D'Argentine au Chili via le Paso de Sico, altitude : 4079 mètres

Mercredi 20 mai 1998.66 kilomètres :
Olacapato: altitude 4060 m. Une montée de plusieurs jours depuis Salta m'a amené ici avec au passage l'Abra del Acay à 4895 m. Après ce village minier, le paysage est toujours aussi minéral mais le revêtement est un peu meilleur qu'hier. Je délaisse la piste principale du Sico pour la N 37 qui va sur Catua. Piste absolument déserte, remontant un long vallon jusqu'à l'Abra de Arizaro à 4100 m. De beaux rochers rouges égaient la descente. A Catua, village perdu de l'altiplano, pour calmer les gamins agglutinés autour du vélo, il suffit de brandir l'appareil photo.

Km 66. 3900 m d'altitude, je retrouve la piste normale de Sico. Le poste de douane argentin dispose d'une magnifique annexe pour routards en quête de gîte. Douche chaude, radiateur, gazinière, éclairage, tout cela gratuitement en échange de quelques tuyaux donnés à ce douanier qui apprend le français avec des cassettes, proximité du Mondial de football oblige!

Jeudi 21 mai 1998. 34 km :
Le soleil qui ne se lève qu'à 8 heures réchauffe la piste où j'alterne poussage et pédalage. A 10 heures, au km 12, voici la frontière, matérialisée par de grandes pancartes : Paso de la laguna Sico 4079 m. A mon grand désappointement, la piste continue à s'élever. Un autocar, premier véhicule rencontré de la journée, passe en soulevant un imposant nuage de poussière. Au km 20, j'atteins le point le plus haut du jour, un joli col sans nom à 4425 m. Au km 34, à 4320 m, dans une grande montée, se présente la douane chilienne, Avanzada el laco. Il n'est que 14 heures mais comme le prochain lieu habité, Socaire, est distant de 100 km, je demande à me faire héberger. Le chef rechigne, m'indiquant un campement privé à 7 km d'ici, où une voiture pourrait m'emmener. J'insiste, et il accepte de m'héberger, ouf !

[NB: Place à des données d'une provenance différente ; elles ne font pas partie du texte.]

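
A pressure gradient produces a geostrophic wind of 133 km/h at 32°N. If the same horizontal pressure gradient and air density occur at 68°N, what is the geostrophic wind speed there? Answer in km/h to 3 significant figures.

76.0 km/h

With the same pressure gradient and density, V_g ∝ 1/f ∝ 1/sin φ.
V₂ = V₁ · sin φ₁ / sin φ₂ = 133 × sin 32° / sin 68°
V₂ = 133 × 0.5299/0.9272 = 76.0 km/h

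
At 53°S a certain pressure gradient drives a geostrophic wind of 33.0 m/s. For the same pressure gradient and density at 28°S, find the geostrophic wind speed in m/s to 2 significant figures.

56 m/s

With the same pressure gradient and density, V_g ∝ 1/f ∝ 1/sin φ.
V₂ = V₁ · sin φ₁ / sin φ₂ = 33.0 × sin 53° / sin 28°
V₂ = 33.0 × 0.7986/0.4695 = 56 m/s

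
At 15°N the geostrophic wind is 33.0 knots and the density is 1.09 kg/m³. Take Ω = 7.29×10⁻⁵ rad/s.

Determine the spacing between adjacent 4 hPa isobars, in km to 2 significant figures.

Coriolis parameter at 15°N:
f = 2Ω sin φ = 2 × 7.29×10⁻⁵ × sin 15° = 3.77×10⁻⁵ s⁻¹
Wind speed in SI: 33.0 knots = 17.0 m/s
Geostrophic balance rearranged: |∂P/∂n| = f ρ V_g
|∂P/∂n| = 3.77×10⁻⁵ × 1.09 × 17.0 = 6.98×10⁻⁴ Pa/m
Isobar spacing: Δn = ΔP/|∂P/∂n| = 400 Pa / 6.98×10⁻⁴ Pa/m = 572833 m ≈ 570 km

570 km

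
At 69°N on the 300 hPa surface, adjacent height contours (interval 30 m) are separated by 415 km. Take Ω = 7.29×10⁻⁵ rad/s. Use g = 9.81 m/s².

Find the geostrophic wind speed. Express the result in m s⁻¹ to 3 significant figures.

Coriolis parameter at 69°N:
f = 2Ω sin φ = 2 × 7.29×10⁻⁵ × sin 69° = 1.36×10⁻⁴ s⁻¹
Height gradient: |∂Z/∂n| = 30 m / 415000 m = 7.23×10⁻⁵
On a pressure surface, geostrophic balance gives V_g = (g/f)|∂Z/∂n|:
V_g = 9.81 × 7.23×10⁻⁵ / 1.36×10⁻⁴ = 5.21 m/s

5.21 m s⁻¹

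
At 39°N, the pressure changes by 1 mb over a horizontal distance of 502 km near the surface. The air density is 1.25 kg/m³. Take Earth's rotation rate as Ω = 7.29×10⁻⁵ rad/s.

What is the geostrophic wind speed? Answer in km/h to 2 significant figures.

Coriolis parameter at 39°N:
f = 2Ω sin φ = 2 × 7.29×10⁻⁵ × sin 39° = 9.18×10⁻⁵ s⁻¹
Pressure gradient: |∂P/∂n| = 100 Pa / 502000 m = 1.99×10⁻⁴ Pa/m
Geostrophic balance (pressure-gradient force = Coriolis force):
V_g = (1/(fρ)) |∂P/∂n| = 1.99×10⁻⁴ / (9.18×10⁻⁵ × 1.25) = 1.74 m/s
Converting: 1.74 m/s × 3.6 = 6.3 km/h

6.3 km/h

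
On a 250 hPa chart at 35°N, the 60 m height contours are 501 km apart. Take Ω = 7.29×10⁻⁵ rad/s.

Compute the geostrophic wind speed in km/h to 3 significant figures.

50.6 km/h

Coriolis parameter at 35°N:
f = 2Ω sin φ = 2 × 7.29×10⁻⁵ × sin 35° = 8.36×10⁻⁵ s⁻¹
Height gradient: |∂Z/∂n| = 60 m / 501000 m = 1.20×10⁻⁴
On a pressure surface, geostrophic balance gives V_g = (g/f)|∂Z/∂n|:
V_g = 9.81 × 1.20×10⁻⁴ / 8.36×10⁻⁵ = 14.0 m/s
Converting: 14.0 m/s × 3.6 = 50.6 km/h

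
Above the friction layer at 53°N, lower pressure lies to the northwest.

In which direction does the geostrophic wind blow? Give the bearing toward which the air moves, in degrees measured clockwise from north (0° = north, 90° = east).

045°

The pressure-gradient force points toward the northwest (bearing 315°).
Geostrophic balance: in the Northern Hemisphere the Coriolis force deflects motion to the right, so the geostrophic wind blows 90° to the right of the pressure-gradient force (low pressure on the left).
Rotating 315° by 90° clockwise gives 045° — the wind blows toward the northeast.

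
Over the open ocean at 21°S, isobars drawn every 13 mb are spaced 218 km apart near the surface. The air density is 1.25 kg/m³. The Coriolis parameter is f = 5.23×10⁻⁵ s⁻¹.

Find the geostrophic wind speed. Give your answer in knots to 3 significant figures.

Pressure gradient: |∂P/∂n| = 1300 Pa / 218000 m = 5.96×10⁻³ Pa/m
Geostrophic balance (pressure-gradient force = Coriolis force):
V_g = (1/(fρ)) |∂P/∂n| = 5.96×10⁻³ / (5.23×10⁻⁵ × 1.25) = 91.2 m/s
Converting: 91.2 m/s × 1.944 = 177 knots

177 knots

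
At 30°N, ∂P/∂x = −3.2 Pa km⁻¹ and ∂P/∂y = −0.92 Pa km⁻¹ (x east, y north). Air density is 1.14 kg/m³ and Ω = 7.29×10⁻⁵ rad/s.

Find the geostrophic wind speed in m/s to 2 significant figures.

40 m/s

Coriolis parameter at 30°N:
f = 2Ω sin φ = 2 × 7.29×10⁻⁵ × sin 30° = 7.29×10⁻⁵ s⁻¹
Component geostrophic relations (x east, y north):
u_g = −(1/(fρ)) ∂P/∂y,  v_g = (1/(fρ)) ∂P/∂x
u_g = −(−0.92×10⁻³)/(7.29×10⁻⁵ × 1.14) = 11.1 m/s;  v_g = (−3.2×10⁻³)/(7.29×10⁻⁵ × 1.14) = −38.5 m/s
|V_g| = √(u_g² + v_g²) = 40.1 m/s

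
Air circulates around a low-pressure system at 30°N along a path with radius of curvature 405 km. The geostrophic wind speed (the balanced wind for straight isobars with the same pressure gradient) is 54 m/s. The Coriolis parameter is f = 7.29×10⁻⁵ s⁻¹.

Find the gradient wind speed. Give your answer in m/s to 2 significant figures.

Around a low, centrifugal force acts outward with Coriolis, so pressure-gradient force balances both:
(1/ρ)|∂P/∂n| = fV + V²/R  →  V² + fR·V − fR·V_g = 0
With fR = 7.29×10⁻⁵ × 405×10³ m = 29.5 m/s:
V = [−fR + √((fR)² + 4 fR V_g)]/2 = [−29.5 + √(29.5² + 4×29.5×54)]/2 = 27.8 m/s
Subgeostrophic (V < V_g = 54 m/s), as expected around a low.

28 m/s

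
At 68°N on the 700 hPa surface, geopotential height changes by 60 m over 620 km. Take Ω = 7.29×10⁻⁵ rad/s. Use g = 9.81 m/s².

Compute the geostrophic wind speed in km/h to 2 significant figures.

25 km/h

Coriolis parameter at 68°N:
f = 2Ω sin φ = 2 × 7.29×10⁻⁵ × sin 68° = 1.35×10⁻⁴ s⁻¹
Height gradient: |∂Z/∂n| = 60 m / 620000 m = 9.68×10⁻⁵
On a pressure surface, geostrophic balance gives V_g = (g/f)|∂Z/∂n|:
V_g = 9.81 × 9.68×10⁻⁵ / 1.35×10⁻⁴ = 7.02 m/s
Converting: 7.02 m/s × 3.6 = 25 km/h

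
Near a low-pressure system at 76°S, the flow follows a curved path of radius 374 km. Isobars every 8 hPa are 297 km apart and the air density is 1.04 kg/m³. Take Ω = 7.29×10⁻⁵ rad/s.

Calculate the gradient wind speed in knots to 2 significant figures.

28 knots

Coriolis parameter at 76°S:
f = 2Ω sin φ = 2 × 7.29×10⁻⁵ × sin 76° = 1.41×10⁻⁴ s⁻¹
Pressure gradient: |∂P/∂n| = 800 Pa / 297000 m = 2.69×10⁻³ Pa/m
Geostrophic speed: V_g = |∂P/∂n|/(fρ) = 2.69×10⁻³/(1.41×10⁻⁴ × 1.04) = 18.3 m/s
Around a low, centrifugal force acts outward with Coriolis, so pressure-gradient force balances both:
(1/ρ)|∂P/∂n| = fV + V²/R  →  V² + fR·V − fR·V_g = 0
With fR = 1.41×10⁻⁴ × 374×10³ m = 52.9 m/s:
V = [−fR + √((fR)² + 4 fR V_g)]/2 = [−52.9 + √(52.9² + 4×52.9×18.3)]/2 = 14.4 m/s
Subgeostrophic (V < V_g = 18.3 m/s), as expected around a low.
Converting: 14.4 m/s × 1.944 = 28 knots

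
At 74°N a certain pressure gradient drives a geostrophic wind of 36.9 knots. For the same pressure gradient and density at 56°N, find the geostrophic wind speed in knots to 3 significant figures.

With the same pressure gradient and density, V_g ∝ 1/f ∝ 1/sin φ.
V₂ = V₁ · sin φ₁ / sin φ₂ = 36.9 × sin 74° / sin 56°
V₂ = 36.9 × 0.9613/0.8290 = 42.8 knots

42.8 knots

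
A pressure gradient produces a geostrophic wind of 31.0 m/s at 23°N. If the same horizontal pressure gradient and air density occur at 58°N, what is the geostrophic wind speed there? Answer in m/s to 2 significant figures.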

Cet après-midi, le chef se les roule tandis que ses deux collègues font le boulot. Peu de contrôles, car en cette saison il passe moins de dix véhicules par jour, mais du nettoyage, de la tambouille et l'entretien du groupe électrogène occupent aisément la journée. J'épluche les cartes murales bien supérieures aux miennes que je complète à la main. Pendant la nuit, le vent fait hurler la tôle ondulée du baraquement, beaucoup plus modeste que son homologue argentin et sans doute la température descend-elle à -20° !
Vendredi 22 mai 1998. 101 km :
Au Chili, on retarde la montre d'une heure. A 8 heures il fait donc grand jour. Une grande ligne brisée infâme m'amène au Cuesta del Laco à 4555 m, point haut de l'étape. La descente passe au campamento el Laco, base technique pour l'achèvement de la ligne électrique à haute tension qui va desservir les mines chiliennes avec du courant argentin issu du gaz bolivien! La piste combine ripio (gravats), alena (sable) et calamina (tôle ondulée), ce qui, ajouté au vent de face, annule tous les effets de la modeste pente.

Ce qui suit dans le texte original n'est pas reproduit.